Accept new Medicaid money, Gov. Jindal: Editorial | NOLA.com

The new head of LSU's battered public hospital system acknowledged the obvious this week: Without the expansion of Medicaid under the Affordable Care Act, Louisianians will suffer. If that happens, the state will be to blame.

In a show of partisan solidarity, Gov. Bobby Jindal has said Louisiana will opt out of the Medicaid provision under President Barack Obama's health care plan. The governor argues that the federal budget can't absorb the cost of greater Medicaid spending. On "Meet the Press" in July, he said: "Look, federal dollars aren't free. Those dollars are coming from us, our children, our grandchildren. We're borrowing money from China to spend on government programs we can't afford. The best thing we can do is help people get good-paying jobs instead of giving them federal programs."

The federal debt is massive, and the White House and Congress need to get a grip on spending. But Gov. Jindal's primary concern should be what is best for his own people -- and thousands of them need a way to pay for medical care. In New Orleans, the Musicians' Clinic is stepping up fundraising and bracing for continued financial difficulties if the state doesn't agree to expand Medicaid. A letter on its website from founders Bethany and Johann Bultman says the clinic is "facing a heavy downpour." The clinic is only one example of the ripples that the lost funding could have on our community.

The governor didn't argue after Hurricane Isaac that the state should forgo aid because the federal government is strapped for cash. Nor should he. Isaac visited misery on thousands of residents in south Louisiana, and storm victims need the full array of disaster aid the federal government can provide.

The number of Louisianians without health care is at a crisis level as well. About 20.8 percent of residents -- 938,000 people -- didn't have health insurance in 2011. Only Texas and Nevada had a higher proportion of uninsured. Gov. Jindal's administration could cut into that number significantly by accepting the reimbursement in the Affordable Care Act -- and should do so.

For the first three years, 2014 through 2016, the federal government will pay 100 percent of the cost of expanding Medicaid to cover people whose income is 133 percent of the poverty level. That income threshold is $29,326 for a family of four.

Even after the first three years, the vast majority of the tab would be paid by the federal government. At the most, in 2020 and beyond, the state would be on the hook for 10 percent of the cost. Dee Mahan, deputy director of health policy at Families USA, a nonprofit consumer health care advocacy group, argues that taking the money is sensible policy.

"Why wouldn't governors take advantage of this program, particularly during the first three years when you get 100 percent reimbursement and have a chance to reduce the cost of uncompensated care and get more health care to your citizens?" she said in September.
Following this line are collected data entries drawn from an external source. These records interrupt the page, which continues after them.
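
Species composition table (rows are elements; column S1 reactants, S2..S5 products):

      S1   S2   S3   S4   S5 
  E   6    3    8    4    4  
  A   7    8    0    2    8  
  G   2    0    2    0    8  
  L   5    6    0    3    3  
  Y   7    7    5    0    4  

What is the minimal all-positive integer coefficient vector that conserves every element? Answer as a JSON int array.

E: 6·6 = 36 | 4·3+2·8+1·4+1·4 = 36
A: 6·7 = 42 | 4·8+2·0+1·2+1·8 = 42
G: 6·2 = 12 | 4·0+2·2+1·0+1·8 = 12
L: 6·5 = 30 | 4·6+2·0+1·3+1·3 = 30
Y: 6·7 = 42 | 4·7+2·5+1·0+1·4 = 42
gcd(6,4,2,1,1) = 1

Coefficients: [6, 4, 2, 1, 1]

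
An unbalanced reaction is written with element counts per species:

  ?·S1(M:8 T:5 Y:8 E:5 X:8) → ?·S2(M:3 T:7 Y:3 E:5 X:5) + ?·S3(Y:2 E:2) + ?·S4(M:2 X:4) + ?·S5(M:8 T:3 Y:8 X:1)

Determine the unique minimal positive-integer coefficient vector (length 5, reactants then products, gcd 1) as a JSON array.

M: 4·8 = 32 | 2·3+5·0+5·2+2·8 = 32
T: 4·5 = 20 | 2·7+5·0+5·0+2·3 = 20
Y: 4·8 = 32 | 2·3+5·2+5·0+2·8 = 32
E: 4·5 = 20 | 2·5+5·2+5·0+2·0 = 20
X: 4·8 = 32 | 2·5+5·0+5·4+2·1 = 32
gcd(4,2,5,5,2) = 1

Coefficients: [4, 2, 5, 5, 2]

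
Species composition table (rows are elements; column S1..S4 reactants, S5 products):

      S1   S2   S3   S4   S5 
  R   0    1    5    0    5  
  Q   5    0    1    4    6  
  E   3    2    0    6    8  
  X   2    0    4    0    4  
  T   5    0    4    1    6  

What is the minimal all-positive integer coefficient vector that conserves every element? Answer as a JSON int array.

R: 2·0+5·1+4·5+4·0 = 25 | 5·5 = 25
Q: 2·5+5·0+4·1+4·4 = 30 | 5·6 = 30
E: 2·3+5·2+4·0+4·6 = 40 | 5·8 = 40
X: 2·2+5·0+4·4+4·0 = 20 | 5·4 = 20
T: 2·5+5·0+4·4+4·1 = 30 | 5·6 = 30
gcd(2,5,4,4,5) = 1

Coefficients: [2, 5, 4, 4, 5]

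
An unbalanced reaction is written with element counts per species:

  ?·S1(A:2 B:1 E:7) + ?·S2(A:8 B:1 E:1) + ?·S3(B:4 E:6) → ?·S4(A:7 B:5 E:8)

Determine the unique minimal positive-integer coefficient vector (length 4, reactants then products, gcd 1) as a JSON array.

A: 1·2+5·8+6·0 = 42 | 6·7 = 42
B: 1·1+5·1+6·4 = 30 | 6·5 = 30
E: 1·7+5·1+6·6 = 48 | 6·8 = 48
gcd(1,5,6,6) = 1

Coefficients: [1, 5, 6, 6]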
Why, indeed?

The short answer: politics. With Republican nominee Mitt Romney trying to unseat President Obama, the nine Republican governors rejecting the Medicaid provision surely don't want to give the president's plan any currency. Depending on what happens Nov. 6, perhaps Gov. Jindal will see that the wise course for Louisiana is to take the extra Medicaid money. He ought to see that now.
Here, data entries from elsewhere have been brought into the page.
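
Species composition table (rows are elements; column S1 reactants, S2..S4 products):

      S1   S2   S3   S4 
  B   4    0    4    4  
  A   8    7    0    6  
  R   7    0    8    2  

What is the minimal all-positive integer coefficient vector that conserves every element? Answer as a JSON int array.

B: 6·4 = 24 | 6·0+5·4+1·4 = 24
A: 6·8 = 48 | 6·7+5·0+1·6 = 48
R: 6·7 = 42 | 6·0+5·8+1·2 = 42
gcd(6,6,5,1) = 1

Coefficients: [6, 6, 5, 1]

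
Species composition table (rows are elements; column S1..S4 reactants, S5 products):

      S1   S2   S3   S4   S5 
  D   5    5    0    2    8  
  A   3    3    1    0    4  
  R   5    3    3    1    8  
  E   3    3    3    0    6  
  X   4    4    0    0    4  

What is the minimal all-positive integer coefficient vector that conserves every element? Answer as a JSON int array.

D: 1·5+3·5+4·0+6·2 = 32 | 4·8 = 32
A: 1·3+3·3+4·1+6·0 = 16 | 4·4 = 16
R: 1·5+3·3+4·3+6·1 = 32 | 4·8 = 32
E: 1·3+3·3+4·3+6·0 = 24 | 4·6 = 24
X: 1·4+3·4+4·0+6·0 = 16 | 4·4 = 16
gcd(1,3,4,6,4) = 1

Coefficients: [1, 3, 4, 6, 4]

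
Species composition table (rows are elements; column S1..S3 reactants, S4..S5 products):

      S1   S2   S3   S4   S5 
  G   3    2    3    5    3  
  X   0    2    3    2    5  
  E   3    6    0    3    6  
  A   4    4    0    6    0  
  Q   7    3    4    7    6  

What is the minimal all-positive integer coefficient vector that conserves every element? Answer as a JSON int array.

G: 2·3+4·2+5·3 = 29 | 4·5+3·3 = 29
X: 2·0+4·2+5·3 = 23 | 4·2+3·5 = 23
E: 2·3+4·6+5·0 = 30 | 4·3+3·6 = 30
A: 2·4+4·4+5·0 = 24 | 4·6+3·0 = 24
Q: 2·7+4·3+5·4 = 46 | 4·7+3·6 = 46
gcd(2,4,5,4,3) = 1

Coefficients: [2, 4, 5, 4, 3]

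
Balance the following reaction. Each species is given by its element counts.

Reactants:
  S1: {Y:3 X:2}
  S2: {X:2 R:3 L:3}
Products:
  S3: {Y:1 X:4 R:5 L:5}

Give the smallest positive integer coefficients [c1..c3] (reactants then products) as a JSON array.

Y: 1·3+5·0 = 3 | 3·1 = 3
X: 1·2+5·2 = 12 | 3·4 = 12
R: 1·0+5·3 = 15 | 3·5 = 15
L: 1·0+5·3 = 15 | 3·5 = 15
gcd(1,5,3) = 1

Coefficients: [1, 5, 3]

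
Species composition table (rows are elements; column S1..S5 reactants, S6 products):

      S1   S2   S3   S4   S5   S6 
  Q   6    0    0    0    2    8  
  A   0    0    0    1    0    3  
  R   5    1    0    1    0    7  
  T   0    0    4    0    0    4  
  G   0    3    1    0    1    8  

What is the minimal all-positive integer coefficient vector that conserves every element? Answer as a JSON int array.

Coefficients: [1, 3, 2, 6, 5, 2]

Q: 1·6+3·0+2·0+6·0+5·2 = 16 | 2·8 = 16
A: 1·0+3·0+2·0+6·1+5·0 = 6 | 2·3 = 6
R: 1·5+3·1+2·0+6·1+5·0 = 14 | 2·7 = 14
T: 1·0+3·0+2·4+6·0+5·0 = 8 | 2·4 = 8
G: 1·0+3·3+2·1+6·0+5·1 = 16 | 2·8 = 16
gcd(1,3,2,6,5,2) = 1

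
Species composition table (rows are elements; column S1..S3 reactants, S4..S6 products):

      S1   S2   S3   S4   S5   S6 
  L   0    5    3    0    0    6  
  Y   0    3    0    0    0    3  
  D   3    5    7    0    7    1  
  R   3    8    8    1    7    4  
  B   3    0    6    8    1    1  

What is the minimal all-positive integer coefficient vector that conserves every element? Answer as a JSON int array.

Coefficients: [3, 3, 1, 1, 4, 3]

L: 3·0+3·5+1·3 = 18 | 1·0+4·0+3·6 = 18
Y: 3·0+3·3+1·0 = 9 | 1·0+4·0+3·3 = 9
D: 3·3+3·5+1·7 = 31 | 1·0+4·7+3·1 = 31
R: 3·3+3·8+1·8 = 41 | 1·1+4·7+3·4 = 41
B: 3·3+3·0+1·6 = 15 | 1·8+4·1+3·1 = 15
gcd(3,3,1,1,4,3) = 1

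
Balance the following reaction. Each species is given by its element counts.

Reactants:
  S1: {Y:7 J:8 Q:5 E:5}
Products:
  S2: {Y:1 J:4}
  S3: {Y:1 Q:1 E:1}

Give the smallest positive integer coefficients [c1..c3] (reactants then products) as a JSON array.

Y: 1·7 = 7 | 2·1+5·1 = 7
J: 1·8 = 8 | 2·4+5·0 = 8
Q: 1·5 = 5 | 2·0+5·1 = 5
E: 1·5 = 5 | 2·0+5·1 = 5
gcd(1,2,5) = 1

Coefficients: [1, 2, 5]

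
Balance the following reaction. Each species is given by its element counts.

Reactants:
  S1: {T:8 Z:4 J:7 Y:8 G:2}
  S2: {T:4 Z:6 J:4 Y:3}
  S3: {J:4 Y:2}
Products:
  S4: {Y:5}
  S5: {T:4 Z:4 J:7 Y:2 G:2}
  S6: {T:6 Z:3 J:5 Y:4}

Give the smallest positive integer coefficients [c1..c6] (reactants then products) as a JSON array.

T: 4·8+2·4+3·0 = 40 | 4·0+4·4+4·6 = 40
Z: 4·4+2·6+3·0 = 28 | 4·0+4·4+4·3 = 28
J: 4·7+2·4+3·4 = 48 | 4·0+4·7+4·5 = 48
Y: 4·8+2·3+3·2 = 44 | 4·5+4·2+4·4 = 44
G: 4·2+2·0+3·0 = 8 | 4·0+4·2+4·0 = 8
gcd(4,2,3,4,4,4) = 1

Coefficients: [4, 2, 3, 4, 4, 4]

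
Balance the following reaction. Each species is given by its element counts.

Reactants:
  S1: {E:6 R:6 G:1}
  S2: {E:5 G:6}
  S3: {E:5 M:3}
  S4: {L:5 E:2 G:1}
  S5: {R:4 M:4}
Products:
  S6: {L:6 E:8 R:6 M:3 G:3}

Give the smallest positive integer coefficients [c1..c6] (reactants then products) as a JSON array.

Coefficients: [3, 1, 1, 6, 3, 5]

L: 3·0+1·0+1·0+6·5+3·0 = 30 | 5·6 = 30
E: 3·6+1·5+1·5+6·2+3·0 = 40 | 5·8 = 40
R: 3·6+1·0+1·0+6·0+3·4 = 30 | 5·6 = 30
M: 3·0+1·0+1·3+6·0+3·4 = 15 | 5·3 = 15
G: 3·1+1·6+1·0+6·1+3·0 = 15 | 5·3 = 15
gcd(3,1,1,6,3,5) = 1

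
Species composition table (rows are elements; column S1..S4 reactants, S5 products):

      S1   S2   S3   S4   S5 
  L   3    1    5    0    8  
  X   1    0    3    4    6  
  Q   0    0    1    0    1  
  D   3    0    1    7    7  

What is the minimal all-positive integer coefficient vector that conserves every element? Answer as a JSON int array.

Coefficients: [3, 6, 5, 3, 5]

L: 3·3+6·1+5·5+3·0 = 40 | 5·8 = 40
X: 3·1+6·0+5·3+3·4 = 30 | 5·6 = 30
Q: 3·0+6·0+5·1+3·0 = 5 | 5·1 = 5
D: 3·3+6·0+5·1+3·7 = 35 | 5·7 = 35
gcd(3,6,5,3,5) = 1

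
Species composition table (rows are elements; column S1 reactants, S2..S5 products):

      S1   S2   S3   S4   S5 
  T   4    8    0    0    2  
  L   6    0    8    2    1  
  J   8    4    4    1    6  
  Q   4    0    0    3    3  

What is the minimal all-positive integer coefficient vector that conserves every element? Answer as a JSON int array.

T: 6·4 = 24 | 2·8+3·0+4·0+4·2 = 24
L: 6·6 = 36 | 2·0+3·8+4·2+4·1 = 36
J: 6·8 = 48 | 2·4+3·4+4·1+4·6 = 48
Q: 6·4 = 24 | 2·0+3·0+4·3+4·3 = 24
gcd(6,2,3,4,4) = 1

Coefficients: [6, 2, 3, 4, 4]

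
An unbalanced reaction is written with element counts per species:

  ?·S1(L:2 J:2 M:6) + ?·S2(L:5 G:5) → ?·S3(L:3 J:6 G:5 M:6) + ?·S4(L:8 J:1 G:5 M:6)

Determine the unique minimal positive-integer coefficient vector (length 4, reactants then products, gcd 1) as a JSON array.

Coefficients: [5, 5, 1, 4]

L: 5·2+5·5 = 35 | 1·3+4·8 = 35
J: 5·2+5·0 = 10 | 1·6+4·1 = 10
G: 5·0+5·5 = 25 | 1·5+4·5 = 25
M: 5·6+5·0 = 30 | 1·6+4·6 = 30
gcd(5,5,1,4) = 1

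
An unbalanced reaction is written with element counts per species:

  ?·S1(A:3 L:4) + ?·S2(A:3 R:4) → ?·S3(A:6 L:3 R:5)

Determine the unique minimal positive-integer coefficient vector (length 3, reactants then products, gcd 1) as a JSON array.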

The administration is already making deep cuts to LSU's public hospital system because Congress in July did away with a provision that had sent extra Medicaid money to Louisiana after Katrina. LSU announced $152 million in reductions earlier this month that will eliminate about 1,500 jobs, force specialty clinics to cut back hours and upend the health safety net for Louisiana's poorest residents.

Dr. Frank Opelka, who took over the LSU hospital system last month, has said that the state is talking to private providers about taking on more uninsured patients to blunt the current round of cuts. But state health officials haven't provided details and couldn't answer lawmakers' pointed questions about what the level of care would be at private hospitals and whether certain treatments would be denied.
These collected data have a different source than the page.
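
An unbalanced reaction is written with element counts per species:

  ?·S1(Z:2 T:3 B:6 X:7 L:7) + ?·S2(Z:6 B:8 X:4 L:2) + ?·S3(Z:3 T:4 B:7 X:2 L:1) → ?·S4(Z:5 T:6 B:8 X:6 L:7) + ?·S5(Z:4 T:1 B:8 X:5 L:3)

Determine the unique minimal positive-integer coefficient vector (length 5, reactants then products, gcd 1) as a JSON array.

Z: 3·2+3·6+2·3 = 30 | 2·5+5·4 = 30
T: 3·3+3·0+2·4 = 17 | 2·6+5·1 = 17
B: 3·6+3·8+2·7 = 56 | 2·8+5·8 = 56
X: 3·7+3·4+2·2 = 37 | 2·6+5·5 = 37
L: 3·7+3·2+2·1 = 29 | 2·7+5·3 = 29
gcd(3,3,2,2,5) = 1

Coefficients: [3, 3, 2, 2, 5]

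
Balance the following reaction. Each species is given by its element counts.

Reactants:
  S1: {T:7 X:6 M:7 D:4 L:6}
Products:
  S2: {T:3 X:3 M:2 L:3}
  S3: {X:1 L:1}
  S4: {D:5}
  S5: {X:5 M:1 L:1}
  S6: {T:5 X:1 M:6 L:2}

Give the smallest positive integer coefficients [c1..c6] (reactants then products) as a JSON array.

T: 5·7 = 35 | 5·3+6·0+4·0+1·0+4·5 = 35
X: 5·6 = 30 | 5·3+6·1+4·0+1·5+4·1 = 30
M: 5·7 = 35 | 5·2+6·0+4·0+1·1+4·6 = 35
D: 5·4 = 20 | 5·0+6·0+4·5+1·0+4·0 = 20
L: 5·6 = 30 | 5·3+6·1+4·0+1·1+4·2 = 30
gcd(5,5,6,4,1,4) = 1

Coefficients: [5, 5, 6, 4, 1, 4]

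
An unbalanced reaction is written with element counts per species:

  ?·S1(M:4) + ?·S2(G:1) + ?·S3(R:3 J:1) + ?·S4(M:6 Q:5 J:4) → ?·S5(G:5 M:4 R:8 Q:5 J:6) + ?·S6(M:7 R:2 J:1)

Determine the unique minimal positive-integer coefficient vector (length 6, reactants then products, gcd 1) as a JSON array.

Coefficients: [3, 5, 4, 1, 1, 2]

G: 3·0+5·1+4·0+1·0 = 5 | 1·5+2·0 = 5
M: 3·4+5·0+4·0+1·6 = 18 | 1·4+2·7 = 18
R: 3·0+5·0+4·3+1·0 = 12 | 1·8+2·2 = 12
Q: 3·0+5·0+4·0+1·5 = 5 | 1·5+2·0 = 5
J: 3·0+5·0+4·1+1·4 = 8 | 1·6+2·1 = 8
gcd(3,5,4,1,1,2) = 1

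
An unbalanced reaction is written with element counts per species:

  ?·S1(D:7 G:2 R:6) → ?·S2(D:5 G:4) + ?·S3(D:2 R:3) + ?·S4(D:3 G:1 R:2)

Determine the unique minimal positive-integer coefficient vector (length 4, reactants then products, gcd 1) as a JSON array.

D: 5·7 = 35 | 1·5+6·2+6·3 = 35
G: 5·2 = 10 | 1·4+6·0+6·1 = 10
R: 5·6 = 30 | 1·0+6·3+6·2 = 30
gcd(5,1,6,6) = 1

Coefficients: [5, 1, 6, 6]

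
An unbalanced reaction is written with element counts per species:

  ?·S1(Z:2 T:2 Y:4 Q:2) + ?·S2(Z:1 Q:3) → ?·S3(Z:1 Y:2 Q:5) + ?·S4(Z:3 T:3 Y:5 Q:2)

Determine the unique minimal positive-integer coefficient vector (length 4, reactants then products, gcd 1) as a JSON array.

Z: 3·2+1·1 = 7 | 1·1+2·3 = 7
T: 3·2+1·0 = 6 | 1·0+2·3 = 6
Y: 3·4+1·0 = 12 | 1·2+2·5 = 12
Q: 3·2+1·3 = 9 | 1·5+2·2 = 9
gcd(3,1,1,2) = 1

Coefficients: [3, 1, 1, 2]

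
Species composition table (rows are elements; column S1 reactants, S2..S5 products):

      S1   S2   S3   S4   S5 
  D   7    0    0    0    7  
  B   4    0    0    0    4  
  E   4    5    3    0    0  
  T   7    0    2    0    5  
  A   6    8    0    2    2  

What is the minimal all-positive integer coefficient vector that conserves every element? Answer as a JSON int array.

Coefficients: [5, 1, 5, 6, 5]

D: 5·7 = 35 | 1·0+5·0+6·0+5·7 = 35
B: 5·4 = 20 | 1·0+5·0+6·0+5·4 = 20
E: 5·4 = 20 | 1·5+5·3+6·0+5·0 = 20
T: 5·7 = 35 | 1·0+5·2+6·0+5·5 = 35
A: 5·6 = 30 | 1·8+5·0+6·2+5·2 = 30
gcd(5,1,5,6,5) = 1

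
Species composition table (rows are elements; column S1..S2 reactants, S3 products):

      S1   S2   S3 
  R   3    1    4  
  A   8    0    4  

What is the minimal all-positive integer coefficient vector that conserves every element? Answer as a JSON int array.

Coefficients: [1, 5, 2]

R: 1·3+5·1 = 8 | 2·4 = 8
A: 1·8+5·0 = 8 | 2·4 = 8
gcd(1,5,2) = 1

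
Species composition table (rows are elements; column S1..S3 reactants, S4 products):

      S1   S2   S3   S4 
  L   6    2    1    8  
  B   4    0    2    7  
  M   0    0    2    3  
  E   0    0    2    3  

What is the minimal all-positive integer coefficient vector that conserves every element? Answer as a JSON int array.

Coefficients: [4, 1, 6, 4]

L: 4·6+1·2+6·1 = 32 | 4·8 = 32
B: 4·4+1·0+6·2 = 28 | 4·7 = 28
M: 4·0+1·0+6·2 = 12 | 4·3 = 12
E: 4·0+1·0+6·2 = 12 | 4·3 = 12
gcd(4,1,6,4) = 1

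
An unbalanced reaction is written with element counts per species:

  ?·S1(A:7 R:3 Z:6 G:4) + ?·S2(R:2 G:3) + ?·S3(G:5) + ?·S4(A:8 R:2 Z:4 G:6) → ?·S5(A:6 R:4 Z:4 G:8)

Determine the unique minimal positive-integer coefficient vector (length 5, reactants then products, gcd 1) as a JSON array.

A: 2·7+5·0+1·0+2·8 = 30 | 5·6 = 30
R: 2·3+5·2+1·0+2·2 = 20 | 5·4 = 20
Z: 2·6+5·0+1·0+2·4 = 20 | 5·4 = 20
G: 2·4+5·3+1·5+2·6 = 40 | 5·8 = 40
gcd(2,5,1,2,5) = 1

Coefficients: [2, 5, 1, 2, 5]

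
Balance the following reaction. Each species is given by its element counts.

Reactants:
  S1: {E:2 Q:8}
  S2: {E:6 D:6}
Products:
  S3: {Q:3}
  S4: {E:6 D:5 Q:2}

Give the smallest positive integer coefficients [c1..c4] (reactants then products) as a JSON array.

Coefficients: [3, 5, 4, 6]

E: 3·2+5·6 = 36 | 4·0+6·6 = 36
D: 3·0+5·6 = 30 | 4·0+6·5 = 30
Q: 3·8+5·0 = 24 | 4·3+6·2 = 24
gcd(3,5,4,6) = 1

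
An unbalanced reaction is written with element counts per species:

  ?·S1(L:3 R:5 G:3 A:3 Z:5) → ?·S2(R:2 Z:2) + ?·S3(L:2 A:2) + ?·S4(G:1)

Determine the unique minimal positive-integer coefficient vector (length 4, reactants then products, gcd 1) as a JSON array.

Coefficients: [2, 5, 3, 6]

L: 2·3 = 6 | 5·0+3·2+6·0 = 6
R: 2·5 = 10 | 5·2+3·0+6·0 = 10
G: 2·3 = 6 | 5·0+3·0+6·1 = 6
A: 2·3 = 6 | 5·0+3·2+6·0 = 6
Z: 2·5 = 10 | 5·2+3·0+6·0 = 10
gcd(2,5,3,6) = 1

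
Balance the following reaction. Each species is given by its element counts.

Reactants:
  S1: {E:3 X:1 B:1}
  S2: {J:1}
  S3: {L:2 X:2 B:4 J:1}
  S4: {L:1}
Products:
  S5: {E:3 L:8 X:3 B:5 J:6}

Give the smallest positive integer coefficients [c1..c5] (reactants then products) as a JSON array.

E: 1·3+5·0+1·0+6·0 = 3 | 1·3 = 3
L: 1·0+5·0+1·2+6·1 = 8 | 1·8 = 8
X: 1·1+5·0+1·2+6·0 = 3 | 1·3 = 3
B: 1·1+5·0+1·4+6·0 = 5 | 1·5 = 5
J: 1·0+5·1+1·1+6·0 = 6 | 1·6 = 6
gcd(1,5,1,6,1) = 1

Coefficients: [1, 5, 1, 6, 1]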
The patients who get treatment through the state's public hospitals typically have serious health problems. Are private hospitals willing to take them on? If so, they are certainly going to want decent compensation.

Dr. Opelka and Bruce Greenstein, secretary of the state's Department of Health and Hospitals, say the care at private hospitals will be paid for by federal health care dollars. And yet the state is resisting an infusion of federal health care dollars going forward? That makes no sense.

Dr. Opelka seems to understand the illogic of that position. "I don't know how we can handle the underinsured without strong consideration of the Medicaid expansion. I can't do the math and get it to come out where it works," he said Tuesday. The math doesn't work out. And Gov. Jindal should acknowledge that and take the money being offered.